Connecticut households last year spent more on health care, housing and utilities, and non-durable goods than others in all states except Massachusetts, new federal data shows.
A report released Thursday by the U.S. Bureau of Economic Analysis (BEA) said households in Connecticut recorded per capita personal consumption expenditure (PCE) spending of $52,941 in 2018, which was only surpassed by Massachusetts at $55,095.
BEA said Connecticut’s PCE rose 4 percent to $189.1 million in 2018, up from an increase of 3.3 percent in 2017. Nationally, including all 50 states and Washington, D.C., PCE rose by 5.1 percent to $42,757 in 2018.

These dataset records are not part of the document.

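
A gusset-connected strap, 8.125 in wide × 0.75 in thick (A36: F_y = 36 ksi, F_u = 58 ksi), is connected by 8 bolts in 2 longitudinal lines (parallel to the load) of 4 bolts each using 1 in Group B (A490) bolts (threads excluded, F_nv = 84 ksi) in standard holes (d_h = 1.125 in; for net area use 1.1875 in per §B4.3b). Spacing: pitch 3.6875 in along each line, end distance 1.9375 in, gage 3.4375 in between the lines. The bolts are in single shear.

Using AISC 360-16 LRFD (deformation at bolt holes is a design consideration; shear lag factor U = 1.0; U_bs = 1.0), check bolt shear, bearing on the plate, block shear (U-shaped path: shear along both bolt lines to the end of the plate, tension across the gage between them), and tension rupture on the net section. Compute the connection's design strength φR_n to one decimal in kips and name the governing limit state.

Bolt shear: A_b = π(1)²/4 = 0.7854 in². φR_n = 0.75 × 84 × 0.7854 × 8 × 1 = 395.8 kips.
Bearing (0.75 in plate, F_u = 58 ksi): end bolts L_c = 1.9375 − 1.125/2 = 1.375, R_n = min(1.2×1.375×0.75×58, 2.4×1×0.75×58) = 71.775 kips/bolt; interior L_c = 3.6875 − 1.125 = 2.5625, R_n = 104.4 kips/bolt. φR_n = 0.75 × (2×71.775 + 6×104.4) = 577.5 kips.
Block shear: shear path 2×[1.9375+3×3.6875] = 2×13 in, A_gv = 19.5, A_nv = 2×(13 − 3.5×1.1875)×0.75 = 13.266 in²; tension across gage: (3.4375 − 1×1.1875)×0.75 = 1.6875 in². R_n = min(0.6×58×13.266, 0.6×36×19.5) + 1.0×58×1.6875 = min(461.66, 421.2) + 97.875 = 519.08 kips. φR_n = 0.75 × 519.08 = 389.3 kips.
Tension rupture (net): A_n = (8.125 − 2×1.1875)×0.75 = 4.3125 in² (U = 1.0, A_e = A_n). φR_n = 0.75 × 58 × 4.3125 = 187.6 kips.
Governing: min(395.8, 577.5, 389.3, 187.6) = 187.6 kips → net-section rupture.

187.6 kips (net-section rupture governs)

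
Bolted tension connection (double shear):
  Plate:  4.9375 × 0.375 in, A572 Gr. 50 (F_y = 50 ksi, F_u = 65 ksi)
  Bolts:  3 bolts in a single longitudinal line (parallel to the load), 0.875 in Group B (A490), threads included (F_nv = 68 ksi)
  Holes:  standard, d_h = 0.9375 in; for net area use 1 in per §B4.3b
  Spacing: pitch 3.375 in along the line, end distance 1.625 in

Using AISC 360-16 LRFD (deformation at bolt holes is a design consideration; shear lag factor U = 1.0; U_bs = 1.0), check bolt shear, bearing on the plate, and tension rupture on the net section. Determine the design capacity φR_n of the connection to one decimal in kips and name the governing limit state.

Bolt shear: A_b = π(0.875)²/4 = 0.60132 in². φR_n = 0.75 × 68 × 0.60132 × 3 × 2 = 184.0 kips.
Bearing (0.375 in plate, F_u = 65 ksi): end bolts L_c = 1.625 − 0.9375/2 = 1.15625, R_n = min(1.2×1.15625×0.375×65, 2.4×0.875×0.375×65) = 33.82 kips/bolt; interior L_c = 3.375 − 0.9375 = 2.4375, R_n = 51.188 kips/bolt. φR_n = 0.75 × (1×33.82 + 2×51.188) = 102.1 kips.
Tension rupture (net): A_n = (4.9375 − 1×1)×0.375 = 1.4766 in² (U = 1.0, A_e = A_n). φR_n = 0.75 × 65 × 1.4766 = 72.0 kips.
Governing: min(184.0, 102.1, 72.0) = 72.0 kips → net-section rupture.

72.0 kips (net-section rupture governs)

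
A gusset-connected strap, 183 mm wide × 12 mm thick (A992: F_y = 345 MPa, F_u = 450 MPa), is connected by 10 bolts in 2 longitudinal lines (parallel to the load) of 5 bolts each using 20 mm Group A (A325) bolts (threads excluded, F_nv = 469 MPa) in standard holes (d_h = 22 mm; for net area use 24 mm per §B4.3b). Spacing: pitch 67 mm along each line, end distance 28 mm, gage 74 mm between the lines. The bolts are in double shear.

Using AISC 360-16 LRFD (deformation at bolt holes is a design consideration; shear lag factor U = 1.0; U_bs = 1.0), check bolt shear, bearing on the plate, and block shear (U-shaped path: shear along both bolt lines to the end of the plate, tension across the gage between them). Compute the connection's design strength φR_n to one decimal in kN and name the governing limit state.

Bolt shear: A_b = π(20)²/4 = 314.16 mm². φR_n = 0.75 × 469 × 314.16 × 10 × 2 = 2210.1 kN.
Bearing (12 mm plate, F_u = 450 MPa): end bolts L_c = 28 − 22/2 = 17, R_n = min(1.2×17×12×450, 2.4×20×12×450) = 110.16 kN/bolt; interior L_c = 67 − 22 = 45, R_n = 259.2 kN/bolt. φR_n = 0.75 × (2×110.16 + 8×259.2) = 1720.4 kN.
Block shear: shear path 2×[28+4×67] = 2×296 mm, A_gv = 7104, A_nv = 2×(296 − 4.5×24)×12 = 4512 mm²; tension across gage: (74 − 1×24)×12 = 600 mm². R_n = min(0.6×450×4512, 0.6×345×7104) + 1.0×450×600 = min(1218.2, 1470.5) + 270 = 1488.2 kN. φR_n = 0.75 × 1488.2 = 1116.2 kN.
Governing: min(2210.1, 1720.4, 1116.2) = 1116.2 kN → block shear.

1116.2 kN (block shear governs)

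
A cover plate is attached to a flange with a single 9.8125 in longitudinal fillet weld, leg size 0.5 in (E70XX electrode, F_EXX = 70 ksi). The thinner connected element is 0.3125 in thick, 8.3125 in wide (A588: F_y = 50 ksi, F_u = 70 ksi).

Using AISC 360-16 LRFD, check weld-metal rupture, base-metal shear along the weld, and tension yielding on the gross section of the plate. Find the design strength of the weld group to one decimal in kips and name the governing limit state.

92.0 kips (base-metal shear governs)

Weld metal: throat = 0.707×0.5 = 0.3535 in, L = 9.8125 in. φR_n = 0.75 × 0.6 × 70 × 0.3535 × 9.8125 = 109.3 kips.
Base metal shear (0.3125 in plate): yield φR_n = 1.0×0.6×50×0.3125×9.8125 = 92.0 kips; rupture φR_n = 0.75×0.6×70×0.3125×9.8125 = 96.6 kips; take 92.0 kips (yield).
Tension yield (gross): A_g = 8.3125×0.3125 = 2.5977 in². φR_n = 0.90 × 50 × 2.5977 = 116.9 kips.
Governing: min(109.3, 92.0, 116.9) = 92.0 kips → base-metal shear.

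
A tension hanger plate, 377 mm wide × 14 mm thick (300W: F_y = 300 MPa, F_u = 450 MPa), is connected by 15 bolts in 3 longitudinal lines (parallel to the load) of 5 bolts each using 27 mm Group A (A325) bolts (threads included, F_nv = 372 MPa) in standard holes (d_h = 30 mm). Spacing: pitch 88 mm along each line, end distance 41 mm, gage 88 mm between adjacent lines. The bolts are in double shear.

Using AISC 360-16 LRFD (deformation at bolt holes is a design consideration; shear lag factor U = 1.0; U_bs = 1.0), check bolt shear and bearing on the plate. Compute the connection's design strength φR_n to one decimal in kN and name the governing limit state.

Bolt shear: A_b = π(27)²/4 = 572.56 mm². φR_n = 0.75 × 372 × 572.56 × 15 × 2 = 4792.3 kN.
Bearing (14 mm plate, F_u = 450 MPa): end bolts L_c = 41 − 30/2 = 26, R_n = min(1.2×26×14×450, 2.4×27×14×450) = 196.56 kN/bolt; interior L_c = 88 − 30 = 58, R_n = 408.24 kN/bolt. φR_n = 0.75 × (3×196.56 + 12×408.24) = 4116.4 kN.
Governing: min(4792.3, 4116.4) = 4116.4 kN → bearing.

4116.4 kN (bearing governs)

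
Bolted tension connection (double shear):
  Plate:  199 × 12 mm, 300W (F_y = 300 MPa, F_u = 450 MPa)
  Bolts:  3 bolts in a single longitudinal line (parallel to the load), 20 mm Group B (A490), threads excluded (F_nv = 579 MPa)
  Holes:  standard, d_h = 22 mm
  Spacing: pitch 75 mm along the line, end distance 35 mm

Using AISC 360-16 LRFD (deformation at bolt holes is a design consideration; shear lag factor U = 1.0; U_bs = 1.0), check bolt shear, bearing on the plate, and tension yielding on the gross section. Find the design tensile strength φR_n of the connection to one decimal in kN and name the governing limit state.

Bolt shear: A_b = π(20)²/4 = 314.16 mm². φR_n = 0.75 × 579 × 314.16 × 3 × 2 = 818.5 kN.
Bearing (12 mm plate, F_u = 450 MPa): end bolts L_c = 35 − 22/2 = 24, R_n = min(1.2×24×12×450, 2.4×20×12×450) = 155.52 kN/bolt; interior L_c = 75 − 22 = 53, R_n = 259.2 kN/bolt. φR_n = 0.75 × (1×155.52 + 2×259.2) = 505.4 kN.
Tension yield (gross): A_g = 199×12 = 2388 mm². φR_n = 0.90 × 300 × 2388 = 644.8 kN.
Governing: min(818.5, 505.4, 644.8) = 505.4 kN → bearing.

505.4 kN (bearing governs)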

Household spending in Connecticut was mainly driven upward by gasoline and other energy prices (13.5 percent increase), financial services and insurance (7 percent), recreation services (4.1 percent), furnishings and durable household equipment (4 percent), and health care and housing/utilities (3.8 percent), among other expenditures.
Trailing Massachusetts and Connecticut in per capita PCE spending were New Jersey ($52,729), New York ($52,701) and New Hampshire ($52,120). Per capita PCE spending in Washington, D.C., was $63,151.
Mississippi, Alabama and Oklahoma, meantime, were among the states with the lowest per capita PCE spending, BEA said.